Publié en ligne le 9 mai 2026 - Médecines alternatives -

Le traitement par ventouses, aussi appelé ventousothérapie ou cupping (qui est le nom historique de la pratique en anglais), consiste à placer des récipients en forme de cloche sur la peau et à y créer une dépression pour provoquer un effet de succion, soit en chauffant l’air dans la cloche avant de la poser (car en refroidissant l’air occupe un volume moindre), soit en y aspirant l’air avec une pompe. Certains leur attribuent de nombreuses vertus, mais elles sont surtout utilisées contre les douleurs musculo-squelettiques (et sont alors généralement appliquées en regard de la zone douloureuse), et dans une moindre mesure pour les maladies respiratoires.

D’où vient cette pratique ?

Le recours à des ventouses en médecine est généralement présenté comme très ancien, et de nombreux sites Internet qui en font la promotion évoquent la Mésopotamie et l’Égypte antique. Le papyrus Ebers est ainsi souvent cité, y compris dans des articles scientifiques. Il remonte au XVIe siècle avant notre ère et compile de nombreuses préparations médicinales égyptiennes. Mais il ne semble pas y avoir de mention de ventouses dans les traductions en anglais et en allemand [1]. Des instruments médicaux, dont de possibles ventouses, apparaissent sur les bas-reliefs du temple de Kôm Ombo en Égypte, mais celui-ci est bien plus tardif, construit sous domination grecque aux IIe et Ier siècle avant notre ère. En fait, les premières traces écrites en Occident proviennent du corpus hippocratique, rédigé par Hippocrate et son entourage lors des Ve et IVe siècle avant notre ère, notamment dans un traité difficile à dater qui explique la méthode [2]. Mais Aulus Cornelius Celsus, connu sous le nom de Celse, un médecin romain du Ier siècle, détaille bien plus leur usage [3]. Il décrit notamment des ventouses en cuivre où le vide est fait avec une mèche enflammée et des ventouses en corne où l’air est aspiré à la bouche. Dans son texte, leur utilisation s’intègre dans la théorie des humeurs, qui postule que la santé dépend de l’équilibre entre quatre fluides corporels (le sang, le phlegme, la bile jaune et la bile noire) correspondant chacun à l’un des quatre éléments (respectivement l’air, l’eau, le feu et la terre). Les ventouses serviraient à rééquilibrer ces quatre fluides, soit en aspirant l’air sur une peau intacte, soit en aspirant le sang sur une peau préalablement scarifiée à l’aide d’une petite lame.
Ces deux versions, avec ou sans incisions de la peau, sont respectivement nommées « ventouses sèches » et « ventouses humides » (car ces dernières font sortir du sang). Au Moyen Âge, les ventouses humides étaient comparées aux saignées et à l’utilisation des sangsues, les trois étant motivées par la théorie des humeurs, avec pour objectif d’évacuer un supposé excès de sang. Les ventouses humides étaient assez peu utilisées en Europe comparé à la saignée et aux sangsues, mais elles étaient très utilisées dans le monde arabo-musulman sous le nom de « hijama ». Celle-ci est d’ailleurs un élément central d’une forme de médecine religieuse nommée « médecine prophétique », basée sur la tradition musulmane et qui, en plus des ventouses, se sert d’incantations, de remèdes variés et même de pratiques d’exorcisme, encore de nos jours [4].

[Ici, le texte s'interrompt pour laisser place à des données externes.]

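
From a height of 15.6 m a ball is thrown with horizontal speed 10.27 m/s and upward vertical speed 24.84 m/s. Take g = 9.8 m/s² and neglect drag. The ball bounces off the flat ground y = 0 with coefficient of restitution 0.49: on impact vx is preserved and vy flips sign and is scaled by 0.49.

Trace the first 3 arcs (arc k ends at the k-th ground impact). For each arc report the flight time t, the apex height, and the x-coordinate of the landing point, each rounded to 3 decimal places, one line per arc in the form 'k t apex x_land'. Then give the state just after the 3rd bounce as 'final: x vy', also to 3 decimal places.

1 5.634 47.081 57.866
2 3.038 11.304 89.063
3 1.488 2.714 104.350
final: 104.350 3.574

Arc 1: start y=15.600, vy=24.840 → t=5.634, apex=47.081, x_land=57.866, impact vy=-30.377
  bounce: vy ← 0.49·30.377 = 14.885
Arc 2: start y=0.000, vy=14.885 → t=3.038, apex=11.304, x_land=89.063, impact vy=-14.885
  bounce: vy ← 0.49·14.885 = 7.294
Arc 3: start y=0.000, vy=7.294 → t=1.488, apex=2.714, x_land=104.350, impact vy=-7.294
  bounce: vy ← 0.49·7.294 = 3.574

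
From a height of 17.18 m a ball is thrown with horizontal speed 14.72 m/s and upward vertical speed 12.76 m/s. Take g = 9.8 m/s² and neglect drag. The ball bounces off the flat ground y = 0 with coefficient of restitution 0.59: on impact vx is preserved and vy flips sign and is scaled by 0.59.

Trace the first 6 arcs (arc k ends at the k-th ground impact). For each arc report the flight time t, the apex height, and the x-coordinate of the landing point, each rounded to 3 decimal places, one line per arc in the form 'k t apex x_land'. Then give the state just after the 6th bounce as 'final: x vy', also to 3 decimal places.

1 3.583 25.487 52.737
2 2.691 8.872 92.352
3 1.588 3.088 115.724
4 0.937 1.075 129.514
5 0.553 0.374 137.650
6 0.326 0.130 142.450
final: 142.450 0.943

Arc 1: start y=17.180, vy=12.760 → t=3.583, apex=25.487, x_land=52.737, impact vy=-22.351
  bounce: vy ← 0.59·22.351 = 13.187
Arc 2: start y=0.000, vy=13.187 → t=2.691, apex=8.872, x_land=92.352, impact vy=-13.187
  bounce: vy ← 0.59·13.187 = 7.780
Arc 3: start y=0.000, vy=7.780 → t=1.588, apex=3.088, x_land=115.724, impact vy=-7.780
  bounce: vy ← 0.59·7.780 = 4.590
Arc 4: start y=0.000, vy=4.590 → t=0.937, apex=1.075, x_land=129.514, impact vy=-4.590
  bounce: vy ← 0.59·4.590 = 2.708
Arc 5: start y=0.000, vy=2.708 → t=0.553, apex=0.374, x_land=137.650, impact vy=-2.708
  bounce: vy ← 0.59·2.708 = 1.598
Arc 6: start y=0.000, vy=1.598 → t=0.326, apex=0.130, x_land=142.450, impact vy=-1.598
  bounce: vy ← 0.59·1.598 = 0.943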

En Chine, la première trace écrite de ventouses vient du Wu Shi Er Bing Fang, un traité médical découvert dans une des tombes du site de Mawangdui scellée en 168 avant notre ère. Les ventouses en corne y sont présentées comme un traitement des hémorroïdes, mais semblent surtout servir à aspirer l’hémorroïde pour ensuite l’inciser [5]. Par la suite, les ventouses ont été pleinement incluses dans la théorie de la médecine traditionnelle chinoise, où elles sont censées lever les stases de Qi et de Sang (donc dans une optique similaire à la théorie des humeurs). Au cours du temps ont été utilisées des ventouses en bambou, puis en verre.
Par la suite, en Occident comme en Chine, la pratique des ventouses n’a jamais disparu, mais son usage a fluctué et a fortement régressé avec l’avènement de la médecine moderne, même si on en trouve des traces en médecine conventionnelle en France jusqu’au milieu du XXe siècle [6, 7].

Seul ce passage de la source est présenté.